A government inspector general on Wednesday sounded the alarm about problems with the now-shuttered U.S. Agency for International Development (USAID) and underscored how “non-government organizations” receive billions of dollars from the United States in corruption-prone regions with limited accountability.
The Special Inspector General for Afghanistan Reconstruction said in a new report that “since the Taliban takeover of Afghanistan in August 2021, the U.S. government has spent billions of U.S. taxpayer funds on projects intended to provide for Afghans’ basic needs.”
The report said the State Department and USAID have turned to Public International Organizations, its term for NGOs, “as the primary means of delivering this aid,” but “have been inconsistent in their efforts to formally require PIOs to agree to U.S. government oversight on how funding is spent and whether projects are delivering intended results” rather than being “diverted to the Taliban.”
For example, the USAID Mission to Afghanistan’s standard contract with NGOs did not require them to permit American officials to visit to see what they were actually doing.
USAID had a contract with a third-party monitoring group whose visits it could have used as the next-best thing to American eyes on the ground, but it seemingly paid that group without actually having it do any visits, the inspector general’s report said.
USAID seemed to simply trust the groups receiving the money, which were often partnerships with foreign governments. That didn’t always go well.
For example, USAID funded the United Nations Children’s Fund (UNICEF) for a “water, sanitation, and hygiene project in Afghanistan” in 2024. It never bothered to visit. The inspector general did, and “found numerous issues that UNICEF did not report to USAID. Had USAID conducted site visits, it could have identified these deficiencies and asked UNICEF to address them.”
Likewise, State Department units in highly sensitive areas, such as the Bureau of Political-Military Affairs/ Office of Weapons Removal and Abatement, paid for programs whose operators wouldn’t even let their benefactors check on them.
The weapons removal office did not make site visits part of its contracts, and some beneficiaries, including the UN Mine Action Service, “refused site visits.” Those visits would have been helpful because it turned out that the groups weren’t always forthcoming. The UN Mine group at one point “suspended activities due to Taliban officials attempting to renegotiate the PIO’s operating agreements,” but didn’t tell the State Department until months later.
Only one out of five State Department bureaus reviewed by the inspector general included language in its standard contract saying “the recipient agrees to allow access for site visits by USAID and/or its agents as necessary.”
The State Department also does not require PIOs to report instances of “diversion,” which means “instances of waste, fraud, abuse, corruption, coercion, aid diversion, and interference” by groups like the Taliban.
USAID is supposed to require its contractors to report such misconduct, but “USAID/AFG included an optional diversion reporting clause in only some of its project contributions.”
“Without diversion reporting, USAID and State will not know the true extent to which the Taliban is interfering with and benefiting from U.S. funded activities,” the inspector general said.
State’s Bureau of International Narcotics and Law Enforcement Affairs and the weapons removal office “do not include a reporting diversion clause in their agreement templates,” meaning “the bureaus may not be receiving timely reporting on incidents of diversion or interference” despite the obvious potential for fraud or deadly interference by terror-supporting groups.
Some instances of that are known.
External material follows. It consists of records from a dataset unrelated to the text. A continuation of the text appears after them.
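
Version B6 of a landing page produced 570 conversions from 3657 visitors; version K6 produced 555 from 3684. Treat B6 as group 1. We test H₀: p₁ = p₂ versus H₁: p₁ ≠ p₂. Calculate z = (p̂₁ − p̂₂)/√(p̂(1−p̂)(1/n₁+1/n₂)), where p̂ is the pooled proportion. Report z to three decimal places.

p̂₁ = 570/3657 ≈ 0.155865, p̂₂ = 555/3684 ≈ 0.150651.
Pooled p̂ = (570+555)/(3657+3684) = 1125/7341 = 0.153249.
SE = √(p̂(1−p̂)(1/n₁+1/n₂)) = √(0.153249·0.846751·0.000544892) = √(7.07072e-05) = 0.008409.
z = (0.155865 − 0.150651)/0.008409 = 0.005214/0.008409 = 0.620.

z = 0.620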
For example, in 2024 the Taliban asked State Department beneficiaries to make a list of people who were receiving benefits, and to let the Taliban be involved in selecting who would benefit. The Taliban also forced the NGO to suspend “mental health and psychosocial support activities, as well as suspension of a female youth center.”
State’s narcotics office (INL) may have also had a casual attitude towards aid diversion and transparency.
“When we asked INL for information about aid diversion in May 2023 and February 2024, it claimed to have no information. However, in September 2024, INL provided us with an October 2023 report from the Colombo Plan that outlined eight instances of Taliban interference,” it said. “The bureau learned about these instances through meetings in December 2022 and January 2023. INL did not explain why it did not share this information when we asked.”
The inspector general said the Secretary of State should require all agreements to allow site visits, and develop a standard process for beneficiaries to report fraud or misconduct.
“Monitoring projects through periodic site visits (including by third party monitors) is an essential management tool to help ensure that U.S. taxpayer money is not being wasted on projects that are not meeting their intended goals or that are undermined by interference by the Taliban,” it said.
Secretary of State Marco Rubio said this week that most of USAID has been abolished, and its remaining programs will be moved to State. That decision came following concern that its grants and contracts often amounted to slush funds for nefarious international actors.